During the millions of years of mixed selection, the evolution of practices went hand in hand with the evolution of organisms, ensuring the adaptation of proto-human populations to a changing natural and cultural milieu—to changes in climate and natural landscape, as well as to changes in the landscape of meanings. Mixed selection has left clear traces in the human body.

“…Culturally accumulating communicative repertoires put selective pressures on genes for communicating: they pushed down our larynx to widen our vocal range, drove axonal connections from our neocortex down deep into our spinal cords to improve the dexterity of our hands and tongues, whitened the sclera of our eyes to reveal our gaze direction to cue others, and endowed us with reliably developing cognitive skills for vocal mimicry and communicative cueing, like pointing and eye gaze” (Henrich 2016, p. 251).

The brain, as a central part of the nervous system, plays a key role in the metabolism of primates and especially humans, in whom the second signaling system is built upon the first.
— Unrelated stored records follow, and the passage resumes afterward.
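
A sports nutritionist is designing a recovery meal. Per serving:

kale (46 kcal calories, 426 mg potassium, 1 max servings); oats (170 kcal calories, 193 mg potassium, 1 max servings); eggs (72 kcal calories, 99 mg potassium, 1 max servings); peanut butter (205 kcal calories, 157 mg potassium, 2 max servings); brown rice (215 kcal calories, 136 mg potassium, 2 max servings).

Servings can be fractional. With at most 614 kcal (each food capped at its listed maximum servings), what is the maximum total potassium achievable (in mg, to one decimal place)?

Potassium per kcal: kale 9.261, eggs 1.375, oats 1.135, peanut butter 0.7659, brown rice 0.6326.
Take 1 serving of kale: uses 46 kcal, +426.0 mg potassium (running total 426.0 mg).
Take 1 serving of eggs: uses 72 kcal, +99.0 mg potassium (running total 525.0 mg).
Take 1 serving of oats: uses 170 kcal, +193.0 mg potassium (running total 718.0 mg).
Take 1.59 servings of peanut butter: uses 326 kcal, +249.7 mg potassium (running total 967.7 mg).
Greedy by best ratio exhausts the calories allowance optimally: 967.7 mg.

967.7 mg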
A larger brain was crucial for the accumulation of culture. The modern human brain consumes 20 to 25 percent of an organisms’ metabolic energy, as opposed to 8 to 10 percent in other primates and only 3 to 5 percent in other mammals. To increase brain mass, it was necessary to reduce the mass of other metabolically expensive tissues—primarily the digestive organs—which was achieved by changing the diet (cf. Smil 2017, p. 23).